From the above plot it appears that the model is able to achieve the best possible combination of precision , recall and accuracy when using 5 as the no. of neighbours. It appears to offer slighlty better recall and accuracy predictions as compared to using 9 as no. of neighbors. 5 was the default value of n_neighbors hence our initial model is the best obtainable knn model

In [None]:
knn_predict_prob = knn.predict_proba(X_test_scaled)

In [None]:
knn_predict_prob = knn_predict_prob[:,1]

In [None]:
fpr, tpr , threshold = roc_curve(y_test,knn_predict_prob)

In [None]:
plt.figure(figsize=(10,5))
plt.plot(fpr,tpr,linestyle = "--")
plt.fill_between(fpr,tpr,alpha = 0.1)
plt.title("ROC for K nearest neighbors")
plt.xlabel("False Positive rate")
plt.ylabel("True Positive rate")
print("ROC_AUC Score for KNN model :",roc_auc_score(y_test,knn_predict_prob))


#### Note - 
Hey guys, this was the first ever machine learning task that I have worked on.

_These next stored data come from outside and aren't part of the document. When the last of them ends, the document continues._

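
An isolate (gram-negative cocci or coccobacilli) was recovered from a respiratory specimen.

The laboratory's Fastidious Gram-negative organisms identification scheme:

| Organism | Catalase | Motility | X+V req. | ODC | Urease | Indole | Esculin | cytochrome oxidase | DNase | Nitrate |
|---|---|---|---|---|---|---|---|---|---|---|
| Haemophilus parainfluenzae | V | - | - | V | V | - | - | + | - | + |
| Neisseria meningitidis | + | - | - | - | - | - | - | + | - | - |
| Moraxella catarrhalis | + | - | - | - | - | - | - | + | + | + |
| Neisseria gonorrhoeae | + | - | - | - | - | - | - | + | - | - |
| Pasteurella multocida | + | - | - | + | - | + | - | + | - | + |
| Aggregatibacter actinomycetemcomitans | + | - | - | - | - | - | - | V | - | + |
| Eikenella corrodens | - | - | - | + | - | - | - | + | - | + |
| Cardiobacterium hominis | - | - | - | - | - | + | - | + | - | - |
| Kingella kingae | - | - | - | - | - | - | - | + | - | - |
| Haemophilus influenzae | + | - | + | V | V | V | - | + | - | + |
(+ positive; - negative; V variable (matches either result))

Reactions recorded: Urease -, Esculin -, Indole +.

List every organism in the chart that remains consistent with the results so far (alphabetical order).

Indole +: excludes 7 organisms — 3 left.
Urease -: all 3 remaining candidates are consistent.
Esculin -: all 3 remaining candidates are consistent.

Cardiobacterium hominis, Haemophilus influenzae, Pasteurella multocida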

I am new to this field and have spent a few months learning about Machine Learning. Any feedback or suggestions for improving the model or related to any of the processes I did in this task like model evaluation, data exploration, feature selection,etc would really be appreciated as it would help me build better models in the future.